On April 12th 2013 a group of service design educators met in New York City for the first “Service Design Pedagogy Colloquium”.
The colloquium was an encounter of service design educators from key design schools to consider the pedagogic infrastructure of service design teaching and learning, mapping and debating current pedagogical practices and its impact in defining different service designer profiles. The principal aim of the colloquium was to engender critical and progressive discourse regarding the emergence of service design pedagogy, serving as space for discussion, critique and validation of pedagogical methods.
The group shared the different current curricular modalities that support service design teaching in each school as well as courses and graduate profiles. The group also mapped out the different service design approaches and their disciplinary ‘DNA’, as an exercise to define a service design taxonomy, in relation to other design and non-design disciplines. Other mapping exercises included identifying most used methods and tools, and a meter on service design values and politics, aiming at verifying if and how we acknowledge the inherent politics of service design in our courses.

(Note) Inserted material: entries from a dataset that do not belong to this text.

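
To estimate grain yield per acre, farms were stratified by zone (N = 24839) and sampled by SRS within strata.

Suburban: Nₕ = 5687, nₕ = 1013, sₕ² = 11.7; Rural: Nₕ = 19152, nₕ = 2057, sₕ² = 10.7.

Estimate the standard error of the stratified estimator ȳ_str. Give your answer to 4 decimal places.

0.0571

Var(ȳ_str) = Σₕ Wₕ²(1 − fₕ)sₕ²/nₕ with Wₕ = Nₕ/N, N = 24839.
Suburban: Wₕ = 0.22895447; term = 0.22895447²·(1 − 0.17812555)·11.7/1013 = 4.9759973 × 10^-4.
Rural: Wₕ = 0.77104553; term = 0.77104553²·(1 − 0.10740393)·10.7/2057 = 0.0027603523.
Sum = 0.003257952.
SE = √(0.003257952) = 0.0571.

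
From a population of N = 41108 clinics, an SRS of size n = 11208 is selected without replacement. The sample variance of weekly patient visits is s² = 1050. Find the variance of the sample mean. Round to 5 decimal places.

Under SRS without replacement, Var(ȳ) = (1 − f)·s²/n with f = n/N = 11208/41108 = 0.27264766.
Var(ȳ) = (1 − 0.27264766)·1050/11208 = 0.72735234·0.093683084 = 0.06814061.

0.06814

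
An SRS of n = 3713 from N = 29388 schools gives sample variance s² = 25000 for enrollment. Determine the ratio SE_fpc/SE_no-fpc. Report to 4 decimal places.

0.9347

f = n/N = 3713/29388 = 0.12634409.
SE_no-fpc = √(s²/n) = 2.5948218; SE_fpc = √((1−f)s²/n) = 2.4253685.
Ratio = √(1−f) = 0.93469563.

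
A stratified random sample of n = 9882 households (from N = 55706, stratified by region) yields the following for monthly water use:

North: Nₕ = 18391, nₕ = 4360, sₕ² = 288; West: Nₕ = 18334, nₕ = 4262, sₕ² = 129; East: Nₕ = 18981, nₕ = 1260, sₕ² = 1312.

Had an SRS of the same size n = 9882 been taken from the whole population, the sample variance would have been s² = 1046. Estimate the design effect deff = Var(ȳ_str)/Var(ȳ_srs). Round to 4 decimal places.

1.3882

Var(ȳ_str) = Σ Wₕ²(1−fₕ)sₕ²/nₕ with Wₕ = Nₕ/55706:
  North: (18391/55706)²·(1−4360/18391)·288/4360 = 0.0054928282
  West: (18334/55706)²·(1−4262/18334)·129/4262 = 0.002516433
  East: (18981/55706)²·(1−1260/18981)·1312/1260 = 0.11286692
  → Var(ȳ_str) = 0.12087618.
Var(ȳ_srs) = (1 − 9882/55706)·1046/9882 = 0.087071867.
deff = 0.12087618 / 0.087071867 = 1.3882.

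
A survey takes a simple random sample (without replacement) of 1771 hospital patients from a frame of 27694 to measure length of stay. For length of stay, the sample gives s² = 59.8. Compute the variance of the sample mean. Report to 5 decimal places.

Under SRS without replacement, Var(ȳ) = (1 − f)·s²/n with f = n/N = 1771/27694 = 0.06394887.
Var(ȳ) = (1 − 0.06394887)·59.8/1771 = 0.93605113·0.033766234 = 0.031606921.

0.03161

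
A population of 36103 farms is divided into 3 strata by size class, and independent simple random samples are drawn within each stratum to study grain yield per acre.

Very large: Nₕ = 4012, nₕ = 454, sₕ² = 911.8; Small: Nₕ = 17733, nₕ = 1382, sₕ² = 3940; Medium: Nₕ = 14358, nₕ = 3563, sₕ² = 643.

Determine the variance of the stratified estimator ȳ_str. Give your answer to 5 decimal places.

Var(ȳ_str) = Σₕ Wₕ²(1 − fₕ)sₕ²/nₕ with Wₕ = Nₕ/N, N = 36103.
Very large: Wₕ = 0.11112650; term = 0.11112650²·(1 − 0.11316052)·911.8/454 = 0.021995003.
Small: Wₕ = 0.49117802; term = 0.49117802²·(1 − 0.07793380)·3940/1382 = 0.63420276.
Medium: Wₕ = 0.39769548; term = 0.39769548²·(1 − 0.24815434)·643/3563 = 0.021459775.
Sum = 0.67765754.

0.67766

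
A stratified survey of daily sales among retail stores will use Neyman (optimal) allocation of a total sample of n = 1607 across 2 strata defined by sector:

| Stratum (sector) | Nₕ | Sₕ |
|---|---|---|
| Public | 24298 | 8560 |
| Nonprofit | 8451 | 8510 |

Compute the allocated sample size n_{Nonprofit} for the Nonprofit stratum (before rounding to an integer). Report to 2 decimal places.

Neyman allocation: nₕ = n·NₕSₕ / Σⱼ NⱼSⱼ.
Σ NⱼSⱼ = 24298·8560 + 8451·8510 = 2.7990889 × 10^8.
n_{Nonprofit} = 1607·8451·8510 / (2.7990889 × 10^8) = 412.89.

412.89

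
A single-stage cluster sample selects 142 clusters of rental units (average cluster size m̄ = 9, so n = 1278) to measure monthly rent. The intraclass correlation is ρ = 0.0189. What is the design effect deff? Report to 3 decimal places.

1.151

deff = 1 + (9 − 1)·0.0189 = 1 + 0.1512 = 1.1512.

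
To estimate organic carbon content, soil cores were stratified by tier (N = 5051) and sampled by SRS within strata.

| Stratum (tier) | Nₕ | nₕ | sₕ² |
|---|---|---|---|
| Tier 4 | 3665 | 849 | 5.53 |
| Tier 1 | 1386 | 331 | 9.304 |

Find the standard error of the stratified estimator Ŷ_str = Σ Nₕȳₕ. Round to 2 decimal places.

329.13

Var(Ŷ_str) = Σₕ Nₕ²(1 − fₕ)sₕ²/nₕ.
Tier 4: 3665²·(1 − 849/3665)·5.53/849 = 67223.957.
Tier 1: 1386²·(1 − 331/1386)·9.304/331 = 41101.474.
Sum = 108325.43.
SE = √(108325.43) = 329.13.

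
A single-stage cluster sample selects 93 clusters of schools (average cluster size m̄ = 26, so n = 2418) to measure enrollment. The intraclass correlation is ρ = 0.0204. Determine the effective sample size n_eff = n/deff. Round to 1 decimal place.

1601.3

deff = 1 + (26 − 1)·0.0204 = 1 + 0.51 = 1.51.
n_eff = 2418 / 1.51 = 1601.3.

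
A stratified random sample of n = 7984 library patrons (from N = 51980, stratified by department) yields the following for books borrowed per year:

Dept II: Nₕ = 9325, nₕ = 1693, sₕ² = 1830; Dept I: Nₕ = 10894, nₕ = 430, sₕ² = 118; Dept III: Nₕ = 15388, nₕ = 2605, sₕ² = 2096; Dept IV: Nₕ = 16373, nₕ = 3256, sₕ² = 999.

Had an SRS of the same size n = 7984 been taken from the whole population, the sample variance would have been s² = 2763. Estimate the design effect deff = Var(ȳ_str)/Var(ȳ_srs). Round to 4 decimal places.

0.4200

Var(ȳ_str) = Σ Wₕ²(1−fₕ)sₕ²/nₕ with Wₕ = Nₕ/51980:
  Dept II: (9325/51980)²·(1−1693/9325)·1830/1693 = 0.028471397
  Dept I: (10894/51980)²·(1−430/10894)·118/430 = 0.011577802
  Dept III: (15388/51980)²·(1−2605/15388)·2096/2605 = 0.058576844
  Dept IV: (16373/51980)²·(1−3256/16373)·999/3256 = 0.024387727
  → Var(ȳ_str) = 0.12301377.
Var(ȳ_srs) = (1 − 7984/51980)·2763/7984 = 0.29291207.
deff = 0.12301377 / 0.29291207 = 0.4200.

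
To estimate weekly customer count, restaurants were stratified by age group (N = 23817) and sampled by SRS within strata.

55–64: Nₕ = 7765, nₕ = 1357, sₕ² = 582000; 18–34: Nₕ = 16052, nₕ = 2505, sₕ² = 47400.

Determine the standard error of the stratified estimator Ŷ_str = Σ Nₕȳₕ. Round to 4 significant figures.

Var(Ŷ_str) = Σₕ Nₕ²(1 − fₕ)sₕ²/nₕ.
55–64: 7765²·(1 − 1357/7765)·582000/1357 = 2.1340623 × 10^10.
18–34: 16052²·(1 − 2505/16052)·47400/2505 = 4.1147447 × 10^9.
Sum = 2.5455368 × 10^10.
SE = √(2.5455368 × 10^10) = 159500.

159500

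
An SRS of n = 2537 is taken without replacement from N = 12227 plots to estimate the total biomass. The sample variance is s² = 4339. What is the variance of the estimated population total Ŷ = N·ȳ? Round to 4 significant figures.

2.026 × 10^8

Var(Ŷ) = N²·Var(ȳ) = N²·(1 − n/N)·s²/n.
f = 2537/12227 = 0.20749162; Var(ȳ) = 0.79250838·4339/2537 = 1.3554174.
Var(Ŷ) = 12227² · 1.3554174 = 2.0263426 × 10^8.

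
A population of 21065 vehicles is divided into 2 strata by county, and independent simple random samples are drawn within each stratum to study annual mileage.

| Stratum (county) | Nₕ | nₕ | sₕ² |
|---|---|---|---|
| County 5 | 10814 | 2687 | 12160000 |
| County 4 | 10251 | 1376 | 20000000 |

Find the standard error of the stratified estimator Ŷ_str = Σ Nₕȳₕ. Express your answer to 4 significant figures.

Var(Ŷ_str) = Σₕ Nₕ²(1 − fₕ)sₕ²/nₕ.
County 5: 10814²·(1 − 2687/10814)·12160000/2687 = 3.9772467 × 10^11.
County 4: 10251²·(1 − 1376/10251)·20000000/1376 = 1.3223492 × 10^12.
Sum = 1.7200739 × 10^12.
SE = √(1.7200739 × 10^12) = 1.312 × 10^6.

1.312 × 10^6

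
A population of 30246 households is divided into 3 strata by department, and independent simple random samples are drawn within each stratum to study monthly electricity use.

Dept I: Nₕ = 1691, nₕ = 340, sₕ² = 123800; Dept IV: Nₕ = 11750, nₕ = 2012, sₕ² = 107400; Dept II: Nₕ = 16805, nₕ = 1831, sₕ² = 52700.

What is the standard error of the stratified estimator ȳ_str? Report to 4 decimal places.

3.9374

Var(ȳ_str) = Σₕ Wₕ²(1 − fₕ)sₕ²/nₕ with Wₕ = Nₕ/N, N = 30246.
Dept I: Wₕ = 0.05590822; term = 0.05590822²·(1 − 0.20106446)·123800/340 = 0.90929497.
Dept IV: Wₕ = 0.38848112; term = 0.38848112²·(1 − 0.17123404)·107400/2012 = 6.6764876.
Dept II: Wₕ = 0.55561066; term = 0.55561066²·(1 − 0.10895567)·52700/1831 = 7.9170378.
Sum = 15.50282.
SE = √(15.50282) = 3.9374.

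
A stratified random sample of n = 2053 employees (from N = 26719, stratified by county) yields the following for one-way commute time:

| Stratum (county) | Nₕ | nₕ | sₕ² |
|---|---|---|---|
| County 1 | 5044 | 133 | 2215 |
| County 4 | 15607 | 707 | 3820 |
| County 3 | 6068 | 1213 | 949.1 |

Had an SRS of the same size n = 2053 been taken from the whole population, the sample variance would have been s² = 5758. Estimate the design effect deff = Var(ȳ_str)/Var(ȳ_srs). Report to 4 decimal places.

Var(ȳ_str) = Σ Wₕ²(1−fₕ)sₕ²/nₕ with Wₕ = Nₕ/26719:
  County 1: (5044/26719)²·(1−133/5044)·2215/133 = 0.57786541
  County 4: (15607/26719)²·(1−707/15607)·3820/707 = 1.7599861
  County 3: (6068/26719)²·(1−1213/6068)·949.1/1213 = 0.03228833
  → Var(ȳ_str) = 2.3701398.
Var(ȳ_srs) = (1 − 2053/26719)·5758/2053 = 2.589174.
deff = 2.3701398 / 2.589174 = 0.9154.

0.9154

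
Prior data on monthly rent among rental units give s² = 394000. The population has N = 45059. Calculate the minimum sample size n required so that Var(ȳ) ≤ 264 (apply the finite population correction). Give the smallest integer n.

1445

Without fpc, n₀ = s²/D = 394000/264 = 1492.4242.
With fpc, (1 − n/N)·s²/n ≤ D requires n ≥ n₀/(1 + n₀/N) = 1492.4242/(1 + 1492.4242/45059) = 1444.5775.
Rounding up, n = 1445.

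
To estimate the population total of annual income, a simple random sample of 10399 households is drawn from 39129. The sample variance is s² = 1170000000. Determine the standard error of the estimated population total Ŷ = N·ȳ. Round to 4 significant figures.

1.125 × 10^7

Var(Ŷ) = N²·Var(ȳ) = N²·(1 − n/N)·s²/n.
f = 10399/39129 = 0.26576197; Var(ȳ) = 0.73423803·1170000000/10399 = 82609.722.
Var(Ŷ) = 39129² · 82609.722 = 1.2648198 × 10^14.
SE(Ŷ) = √(1.2648198 × 10^14) = 1.125 × 10^7.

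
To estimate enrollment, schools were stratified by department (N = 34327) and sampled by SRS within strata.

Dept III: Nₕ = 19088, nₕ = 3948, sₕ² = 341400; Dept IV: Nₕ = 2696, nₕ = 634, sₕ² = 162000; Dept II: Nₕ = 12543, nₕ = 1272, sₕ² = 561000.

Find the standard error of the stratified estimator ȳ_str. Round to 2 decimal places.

Var(ȳ_str) = Σₕ Wₕ²(1 − fₕ)sₕ²/nₕ with Wₕ = Nₕ/N, N = 34327.
Dept III: Wₕ = 0.55606374; term = 0.55606374²·(1 − 0.20683152)·341400/3948 = 21.208062.
Dept IV: Wₕ = 0.07853876; term = 0.07853876²·(1 − 0.23516320)·162000/634 = 1.2054872.
Dept II: Wₕ = 0.36539750; term = 0.36539750²·(1 − 0.10141115)·561000/1272 = 52.913675.
Sum = 75.327224.
SE = √(75.327224) = 8.68.

8.68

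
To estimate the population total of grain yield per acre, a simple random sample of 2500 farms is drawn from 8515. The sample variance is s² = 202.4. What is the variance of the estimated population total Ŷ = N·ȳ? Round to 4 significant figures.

Var(Ŷ) = N²·Var(ȳ) = N²·(1 − n/N)·s²/n.
f = 2500/8515 = 0.29359953; Var(ȳ) = 0.70640047·202.4/2500 = 0.057190182.
Var(Ŷ) = 8515² · 0.057190182 = 4.146587 × 10^6.

4.147 × 10^6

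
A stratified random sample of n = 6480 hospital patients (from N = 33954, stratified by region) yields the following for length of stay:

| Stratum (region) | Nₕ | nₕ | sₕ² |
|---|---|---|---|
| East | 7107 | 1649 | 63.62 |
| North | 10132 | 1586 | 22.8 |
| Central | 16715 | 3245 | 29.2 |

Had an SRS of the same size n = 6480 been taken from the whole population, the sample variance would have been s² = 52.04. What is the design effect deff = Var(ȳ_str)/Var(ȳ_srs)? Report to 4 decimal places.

Var(ȳ_str) = Σ Wₕ²(1−fₕ)sₕ²/nₕ with Wₕ = Nₕ/33954:
  East: (7107/33954)²·(1−1649/7107)·63.62/1649 = 0.0012981084
  North: (10132/33954)²·(1−1586/10132)·22.8/1586 = 0.0010797118
  Central: (16715/33954)²·(1−3245/16715)·29.2/3245 = 0.001757358
  → Var(ȳ_str) = 0.0041351782.
Var(ȳ_srs) = (1 − 6480/33954)·52.04/6480 = 0.0064982024.
deff = 0.0041351782 / 0.0064982024 = 0.6364.

0.6364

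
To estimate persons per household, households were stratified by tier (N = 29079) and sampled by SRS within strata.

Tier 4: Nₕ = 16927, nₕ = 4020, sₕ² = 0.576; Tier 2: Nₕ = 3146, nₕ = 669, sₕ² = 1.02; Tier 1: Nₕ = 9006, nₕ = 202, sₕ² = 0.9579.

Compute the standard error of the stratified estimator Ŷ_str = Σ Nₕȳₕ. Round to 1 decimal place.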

Initial findings from these collective exercises include the identification of possible gaps and opportunities worth exploring for example at the intersection between service design and the design areas concerning the build environment (architecture, interior design, urban and landscape) and between design and economics and policy. In terms of methods and tools, our mapping revealed, perhaps not surprisingly, that time-based narrative tools are the most used within our courses, clearly revealing the time-based nature of services and the challenges of its representation. More findings will be shared soon.